Она внимательно и бесстрастно оглядела наши с Заряной наряды, прицепила к моему налобному обручу принесённые с собой колты червлёного серебра, перевязала Заряне поясок. Выдернула из стайки запыхавшейся мелюзги, присмиревшей при виде матери, тринадцатилетнюю Мстишу, велела нам помочь ей одеться.
Княгиня удалилась.

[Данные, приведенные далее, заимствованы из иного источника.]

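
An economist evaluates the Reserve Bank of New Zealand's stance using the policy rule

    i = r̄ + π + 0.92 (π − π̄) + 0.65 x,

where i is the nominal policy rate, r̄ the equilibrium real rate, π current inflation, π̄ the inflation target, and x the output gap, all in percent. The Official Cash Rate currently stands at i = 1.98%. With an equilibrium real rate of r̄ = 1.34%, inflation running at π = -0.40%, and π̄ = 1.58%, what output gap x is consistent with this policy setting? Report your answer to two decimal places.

4.40%

0.65 x = 1.98 − 1.34 − (-0.40) − 0.92 × ((-0.40) − 1.58) = 2.8616
x = 2.8616 / 0.65 = 4.40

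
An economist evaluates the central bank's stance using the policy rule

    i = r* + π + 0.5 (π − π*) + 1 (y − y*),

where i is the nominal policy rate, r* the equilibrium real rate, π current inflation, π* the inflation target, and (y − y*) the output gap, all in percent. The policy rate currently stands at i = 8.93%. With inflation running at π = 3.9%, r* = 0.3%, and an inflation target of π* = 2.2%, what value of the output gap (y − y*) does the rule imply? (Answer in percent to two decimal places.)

1 (y − y*) = 8.93 − 0.3 − 3.9 − 0.5 × (3.9 − 2.2) = 3.88
(y − y*) = 3.88 / 1 = 3.88

3.88%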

Метнулись в проёме двери пёстрые клетки длинной, до пят понёвы, вспыхнула ярким огнём рогатая кика, звякнули поясные обереги… Мы с сестрой переглянулись. Я уже успела поведать ей о цели прибывшего посольства.
- Видно, не надеется, что меня возьмут, - с привычной горечью сказала я. – Мстишей хочет подстраховаться.

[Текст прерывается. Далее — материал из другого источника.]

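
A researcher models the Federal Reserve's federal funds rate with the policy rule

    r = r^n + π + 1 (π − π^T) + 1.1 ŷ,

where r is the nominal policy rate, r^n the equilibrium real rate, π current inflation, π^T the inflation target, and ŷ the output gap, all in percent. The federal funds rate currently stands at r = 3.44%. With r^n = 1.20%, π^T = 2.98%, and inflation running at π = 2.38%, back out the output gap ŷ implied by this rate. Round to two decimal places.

0.42%

1.1 ŷ = 3.44 − 1.20 − 2.38 − 1 × (2.38 − 2.98) = 0.46
ŷ = 0.46 / 1.1 = 0.42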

- Рыся! – бледная Заряна беспокойно пыталась заглянуть мне в глаза. – Неужели ты думаешь, мать может извергнуть дочь свою из рода? Неужели ты так думаешь? Как это возможно? Испокон веку сулемы по женщине род вели. Не уподобится же княгиня беспамятным дубрежам, давно позабывшим закон богов и предков?
- Думаю, уподобится, - буркнула я, натягивая на Мстишу праздничную узорочную рубаху.

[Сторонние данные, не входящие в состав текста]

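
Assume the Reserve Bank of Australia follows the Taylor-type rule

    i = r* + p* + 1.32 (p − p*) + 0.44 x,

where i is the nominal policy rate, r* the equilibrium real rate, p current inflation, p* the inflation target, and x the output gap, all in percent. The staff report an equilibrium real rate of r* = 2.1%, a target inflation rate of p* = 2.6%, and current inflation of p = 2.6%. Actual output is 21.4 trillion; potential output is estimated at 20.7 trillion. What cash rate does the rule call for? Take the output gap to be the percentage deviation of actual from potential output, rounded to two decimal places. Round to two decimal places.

Output gap = 100 × (21.4 − 20.7) / 20.7 = 3.38%.
i = 2.10 + 2.60 + 1.32 × (2.60 − 2.60) + 0.44 × 3.38
   = 2.10 + 2.6 + 0 + 1.4872 = 6.19

6.19%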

Заряна стояла посередь горницы поникшая, растерянная, словно пришибленная.
- Сестра, опомнись! – воскликнула я. – Посмотри вокруг – если ничего не изменится, и не изменится очень скоро, - сулемам недолго останется чтить свои традиции. Нам нужен мир с Дубрежем. Нам нужна поддержка против сили. Это посольство – дар богов, мать в него сейчас вцепится волчьей хваткой. Надо будет – она с тебя венец снимет и тебя отдаст. Ведь Угрицкий князь – родич дубрежи. Наверняка за невесту мзда причитается в виде союза. Иначе отец не стал бы тащить в Болонь это посольство.
Переплетая Мстишину косу, я нервно дёргала пряди. Сестрёнка шипела и хныкала.
- На кой же полянскому князю сулемская невеста? – прошептала Заряна, опускаясь на лавку. Ох, не сильна будущая большуха… Ну, ничего, закалится со временем, заматереет. – Отродясь такого не бывало.
- Не бывало, а ныне будет, - я добыла из скрыни более или менее целые башмачки, кинула их сердитой на меня малявке. Почесала затылок. – Должно, объявившийся князь – не особо ценный жених. Сама посуди: ни рода, ни племени, ни земли. В одном кармане вошь на аркане, в другом – блоха на цепи. Кто из полянских княжих родов породнится с таким захочет, с сиротой беспортошным? Вот он и нашёл тех, кто захочет. Да ещё и за великое благо почтёт.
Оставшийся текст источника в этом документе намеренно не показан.